- Lecture slides
- Our lecture,seminar (russian)
- [main] Lecture by David Silver (english): https://www.youtube.com/watch?v=PnHCvfgC_ZA
- Alternative lecture by Pieter Abbeel (english): https://www.youtube.com/watch?v=ifma8G7LegE
- Alternative lecture by John Schulmann (english): https://www.youtube.com/watch?v=IL3gVyJMmhg
- Policy improvement theorems from Sutton book - http://webdocs.cs.ualberta.ca/~sutton/book/ebook/node42.html
- Lecture II by Dan Klein (english): https://www.youtube.com/watch?v=jUoZg513cdE
- Qlearning guide from Habr (russian): https://habrahabr.ru/post/308094/
- A great turorial/assignment on value-based methods from CS294 - https://github.com/berkeleydeeprlcourse/homework/blob/master/hw2/HW2.ipynb
For ease of access, we have 2 versions of the same homework.
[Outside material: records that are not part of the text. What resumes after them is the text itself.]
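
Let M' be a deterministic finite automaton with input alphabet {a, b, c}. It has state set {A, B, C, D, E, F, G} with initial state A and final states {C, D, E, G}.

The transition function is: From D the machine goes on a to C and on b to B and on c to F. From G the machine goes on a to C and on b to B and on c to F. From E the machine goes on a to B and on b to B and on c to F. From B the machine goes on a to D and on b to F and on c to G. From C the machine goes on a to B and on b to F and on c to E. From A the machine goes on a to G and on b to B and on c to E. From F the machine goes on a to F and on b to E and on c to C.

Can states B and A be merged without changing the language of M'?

All states are reachable from the start state.
P0 = {C,D,E,G} | {A,B,F}.
On input a, block {C,D,E,G} splits into {C,E} and {D,G}.
Refine {C,E} on symbol c: members go to different blocks, giving {C} and {E}.
On input a, block {A,B,F} splits into {A,B} and {F}.
Split {A,B} by δ(·,b) → {A} and {B}.
Stable partition: {C} | {A} | {D,G} | {E} | {F} | {B} — 6 equivalence classes.
B and A end up in different blocks, so they are distinguishable. For instance, the string 'ba' is accepted from only A.

No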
They feature the same algorithmic part but a bit different examples.
You can pick whichever one you prefer but mind the technical limitations. If you have a python2 on a local machine (NOT in docker), even if it's on Windows, we recommend the ./assignment one.
this assignment borrows code from awesome cs188 This homework assignment works on python2 only. If you stick to py3, consider alternative homework. Or just install it for this homework alone and remove afterwards.
This homework also requires some physical display (e.g. laptop monitor). It won't work on binder VM / headless server. Please run it on laptop or consider ./alternative
- Go to ./assignment, edit qlearningagents.py (see instructions inside)
- Make sure you can tune agent to beat ./run_crawler.sh
- on windows, just run
python crawler.py
from cmd in the project directory - other ./run* files are mostly for your amusement.
- ./run_pacman.sh will need more epochs to converge, see comments
- on windows, just copy the type
python pacman.py -p PacmanQAgent -x 2000 -n 2010 -l smallGrid
in cmd from assignemnt dir (YSDA/HSE) Please submit only qlearningAgents.py file and include a brief text report as comments in it.
Please make a separate copy of qlearningAgents.py for this assignment
The default tabular q-learning requires unrealistic amount of experience to learn anything useful on pacman tasks. This is mostly due to extremely large state space, combining positions of pacman, ghosts and all dots.
To speed up training you will need to implement a preprocessor that extracts new discrete features from state space. You can design these features to account only for the most important stuff around pacman. This time, it's okay to use environment-specific duct tape :)
Please read tips on how to solve them here. Also, if you find some state spaces that work amaizingly good on pacman, weel free to propose a Pull Request with advices
(HSE/YSDA) Please send us
- The alternative qlearningAgents.py file (and any other files you modified)
- A short description of what you did there
- How to run it. Usually something like
python pacman.py -p PacmanQAgent -x SOMETHING -n SOMETHING -l __mediumClassic__ -SOMETHING SOMETHING ...
- End of train/test log (or even whole log), including at least last iteration of learning and final statistics (especially winrate)
To get 5 points, your algorithm should solve mediumGrid more than 50% times. Creative features and outstanding performance on mediumClassic yields bonus points!
Alternative homework description:
- Go to the notebook
- The assignment is described there.
- If you use binder/server, see week1 for example on how to run CartPole and other envs.
- 5 points for implementing q-learning and testing on taxi
- 5 points for solving CartPole-v0
- bonus tasks listed inside